Section 4.2

Publié le par Ysia

Section 4.2

Création qui commence par un mot...

S. Subhūti, les bodhisattvas doivent ainsi faire l’aumône sans demeurer au sein des attributs (1).

C. C’est ainsi qu’il faut faire l’aumône, l’esprit exempt de tout attribut, car celui dont l'esprit ne peut concevoir le don ne voit pas ce qu’il donne ni ne reconnaît celui qui reçoit (2). C’est ce qui s’appelle faire l’aumône sans demeurer au sein des attributs.

(1) Le Sūtra du diamant considère l’absence d’attribut comme la Doctrine, l’absence de demeure comme la Substance, idée reprise dans le Manuscrit de Dunhuang:

...ma propre loi, porte de l'illumination, a toujours considéré, depuis les temps reculés, ... l'absence d'attribut comme la substance et l'absence de demeure comme le fondement… (Sūtra de la plate-forme, Catherine Toulsaly, You-Feng, 1992, p. 42)

L’absence d’attribut, c’est se détacher des attributs au sein même des attributs

无相(者)于相而离相

Suivant la note 2 (p.95), on précise que :

Alakṣaṇa (aussi animitta, nirābhāsa entre autres), est un terme sanskrit difficilement traduisible. Il définit l’absence d’attribut, la négation de tout signe caractéristique et n’est pas sans rapprochement avec le terme philosophique métaphysique dans ce qui dépasse le domaine des phénomènes, pour atteindre la chose en soi, ce qui relève d'un ordre transcendant, celui de l'essentiel, de l'absolu.

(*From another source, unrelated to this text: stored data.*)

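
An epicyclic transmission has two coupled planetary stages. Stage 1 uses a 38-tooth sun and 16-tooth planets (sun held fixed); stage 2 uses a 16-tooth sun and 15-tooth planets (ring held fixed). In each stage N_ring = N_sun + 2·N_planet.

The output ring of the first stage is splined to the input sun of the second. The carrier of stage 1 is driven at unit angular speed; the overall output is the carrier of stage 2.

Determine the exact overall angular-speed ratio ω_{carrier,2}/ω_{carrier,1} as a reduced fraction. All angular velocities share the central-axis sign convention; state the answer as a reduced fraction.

Stage 1: N_ring = 38 + 2·16 = 70
Stage 1: 38(ω_s−ω_c) = −70(ω_r−ω_c),  ω_s=0, ω_c=1
Stage 1: ω_r = 1 − (38/70)(0−1) = 54/35
  ⇒ ω_r¹/ω_c¹ = 54/35
Stage 2: N_ring = 16 + 2·15 = 46
Stage 2: 16(ω_s−ω_c) = −46(ω_r−ω_c),  ω_r=0, ω_s=1
Stage 2: 16(1−ω_c) = −46(0−ω_c)  ⇒  62ω_c = 16  ⇒  ω_c = 8/31
  ⇒ ω_c²/ω_s² = 8/31
Coupling ω_s² = ω_r¹ ⇒ overall = 54/35 × 8/31 = 432/1085

432/1085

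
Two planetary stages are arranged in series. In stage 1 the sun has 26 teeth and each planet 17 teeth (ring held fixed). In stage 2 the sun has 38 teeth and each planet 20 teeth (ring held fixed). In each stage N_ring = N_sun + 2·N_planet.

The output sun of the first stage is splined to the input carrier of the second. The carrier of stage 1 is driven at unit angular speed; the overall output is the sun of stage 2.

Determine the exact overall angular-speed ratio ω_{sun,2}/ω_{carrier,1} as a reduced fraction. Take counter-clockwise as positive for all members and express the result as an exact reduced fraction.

Stage 1: N_ring = 26 + 2·17 = 60
Stage 1: 26(ω_s−ω_c) = −60(ω_r−ω_c),  ω_r=0, ω_c=1
Stage 1: ω_s = 1 − (60/26)(0−1) = 43/13
  ⇒ ω_s¹/ω_c¹ = 43/13
Stage 2: N_ring = 38 + 2·20 = 78
Stage 2: 38(ω_s−ω_c) = −78(ω_r−ω_c),  ω_r=0, ω_c=1
Stage 2: ω_s = 1 − (78/38)(0−1) = 58/19
  ⇒ ω_s²/ω_c² = 58/19
Coupling ω_c² = ω_s¹ ⇒ overall = 43/13 × 58/19 = 2494/247

2494/247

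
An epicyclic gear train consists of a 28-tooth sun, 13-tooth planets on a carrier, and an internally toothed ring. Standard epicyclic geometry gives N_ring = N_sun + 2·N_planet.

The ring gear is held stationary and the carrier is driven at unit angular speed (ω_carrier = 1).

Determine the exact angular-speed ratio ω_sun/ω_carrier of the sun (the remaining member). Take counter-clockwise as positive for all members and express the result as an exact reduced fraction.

N_ring = 28 + 2·13 = 54
28(ω_s−ω_c) = −54(ω_r−ω_c),  ω_r=0, ω_c=1
ω_s = 1 − (54/28)(0−1) = 41/14
ω_s/ω_c = 41/14

41/14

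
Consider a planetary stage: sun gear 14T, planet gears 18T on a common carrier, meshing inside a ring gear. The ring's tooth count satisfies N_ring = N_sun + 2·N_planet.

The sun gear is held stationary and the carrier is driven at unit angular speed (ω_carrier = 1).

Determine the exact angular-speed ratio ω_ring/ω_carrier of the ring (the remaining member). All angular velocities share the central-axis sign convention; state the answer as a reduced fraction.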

A la définition de l’absence d’attribut, rappelons le récit symbolique de l’entretien entre Bodhidharma et l’empereur Wu (section 34, p.62) dans lequel il est fait référence au concept de l’aumône :

…lorsque le grand maître Bodhidharma convertit l’empereur Wu, ce dernier lui demanda :

« Y-a-t-il des vertus méritoires pour avoir, toute notre vie, érigé des temples et accordé des dons et des offrandes ? »

« Aucunement »

Il faut parler ici de la non-substantialité des trois aspects du don 三輪體空: de celui qui donne, de ce qui est donné et de celui à qui l'on donne.

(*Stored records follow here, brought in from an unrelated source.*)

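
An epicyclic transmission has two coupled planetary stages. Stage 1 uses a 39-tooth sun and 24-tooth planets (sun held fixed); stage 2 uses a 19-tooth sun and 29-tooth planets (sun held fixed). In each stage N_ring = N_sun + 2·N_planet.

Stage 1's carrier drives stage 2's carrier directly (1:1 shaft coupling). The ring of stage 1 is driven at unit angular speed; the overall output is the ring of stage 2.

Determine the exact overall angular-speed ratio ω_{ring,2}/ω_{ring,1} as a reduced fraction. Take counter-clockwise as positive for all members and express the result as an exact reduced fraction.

Stage 1: N_ring = 39 + 2·24 = 87
Stage 1: 39(ω_s−ω_c) = −87(ω_r−ω_c),  ω_s=0, ω_r=1
Stage 1: 39(0−ω_c) = −87(1−ω_c)  ⇒  126ω_c = 87  ⇒  ω_c = 29/42
  ⇒ ω_c¹/ω_r¹ = 29/42
Stage 2: N_ring = 19 + 2·29 = 77
Stage 2: 19(ω_s−ω_c) = −77(ω_r−ω_c),  ω_s=0, ω_c=1
Stage 2: ω_r = 1 − (19/77)(0−1) = 96/77
  ⇒ ω_r²/ω_c² = 96/77
Coupling ω_c² = ω_c¹ ⇒ overall = 29/42 × 96/77 = 464/539

464/539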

(2) Mais que signifie faire l’aumône ? La lecture du passage tiré du Taisho Tripitaka Vol. 32, No. 1659 發菩提心經論, que mentionne Ding Fubao, 金刚般若波罗蜜经, p.28-29 aide à mieux comprendre. Il importe de ne rien attendre des dons et des offrandes prodiguées dans une parfaite abnégation de soi.

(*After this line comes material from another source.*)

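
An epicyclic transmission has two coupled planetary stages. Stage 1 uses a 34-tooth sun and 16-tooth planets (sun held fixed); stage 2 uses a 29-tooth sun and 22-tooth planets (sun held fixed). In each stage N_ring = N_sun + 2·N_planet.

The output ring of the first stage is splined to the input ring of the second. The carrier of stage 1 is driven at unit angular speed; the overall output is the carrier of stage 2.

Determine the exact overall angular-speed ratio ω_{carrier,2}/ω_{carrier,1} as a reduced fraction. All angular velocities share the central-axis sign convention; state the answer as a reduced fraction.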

Il y a un sens double et réciproque. Si, sur un plan pratique et personnel, l’aumône peut être récoltée par le moine lors de sa quête quotidienne, le bodhisattva, quant à lui, pratique la charité, plein de compassion pour autrui et oublieux de lui-même, en encourageant les êtres ordinaires à se détacher des attributs mondains qui relèvent du domaine des phénomènes et parvenir à l’éveil sans attacher ni aux sons, ni aux goûts, ni aux formes, ni aux odeurs, ni aux contacts physiques.